Studies show that for most couples, finances are the root cause of marital problems. As wedding season continues to heat up, many young couples might be turning to the boomers in their lives to learn their secrets to a healthy marriage. So instead of boomers getting the crystal bowl on a couple’s registry, or simply writing a check to help decorate a new home, a more helpful gift might be one of financial guidance.
Certified financial planner Kimberly Foss, and founder of Empyrion Wealth Management, suggests boomers gift sessions with a certified financial planner to help new couples sort through their finances, merge accounts if necessary and set up budgets and long-term savings plans.
"So many young people don't have good financial habits before they get married, let alone developing one after marriage. The use of credit cards, no inadequate saving or emergency fund, and attitudes about handling money are listed among the greatest obstacles to overcome in the newly creates marital union," says Foss. "In fact, money causes more arguments between couples than any other family problem and is a major cause of divorce today."
For boomers being approached by couples getting ready to walk down the aisle, here are some pointers that will help them get started on the right financial note.
No.1: Money can be a major cause of conflicts, learn how to talk about it.
Talking about money can be uncomfortable for some couples, but they should schedule regular meetings to discuss the budget and identify potential big-ticket items that might be coming along—this way there are no surprises. Foss adds that giving couples the chance to talk finances with an expert can preempt any problems.
“For young couples sometimes financial differences can becomes financial distress…and can even lead to breakup if left unchecked,” she says. “Just because your money beliefs don't fit immediately, doesn't mean you can't both work on it together, find some middle ground and move forward to your happily ever after.”
No.2 Be willing to comprise.
The wife likes the bedroom hot, he likes it cold. Compromise is a big part of marriage, especially when it comes to managing the finances. Foss advises couples have frank conversations about money and how the budget should be spent. It’s also important to discuss and identify what each individual is willing to give up for the greater good.

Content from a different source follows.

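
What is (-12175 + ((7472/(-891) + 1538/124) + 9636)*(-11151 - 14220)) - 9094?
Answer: -1501343407435/6138 ≈ -2.4460e+8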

No.3 Get on the same note.
Couples should ask the other about their financial expectations, lifelong goals and career dreams to start planning and saving accordingly.
“Ask each other ‘what are your top 10 goals to accomplish over the next three, five, 10, 20, 40 years? Compare both of your top 10 lists and prioritize what is important collectively,” advises Foss.
Gifting a Planner
Foss advises boomers looking to gift a financial planner do their homework and find an expert close to the couple. "Finding the perfect match is critical to their success, and your advisor may not have the same expertise for the needs of a young couple. It is recommended to have a few options of "advisors" for the young couple to interview for the right fit. Go to www.cfp.net or www.fpanet.org for a list of qualified advisors in your area."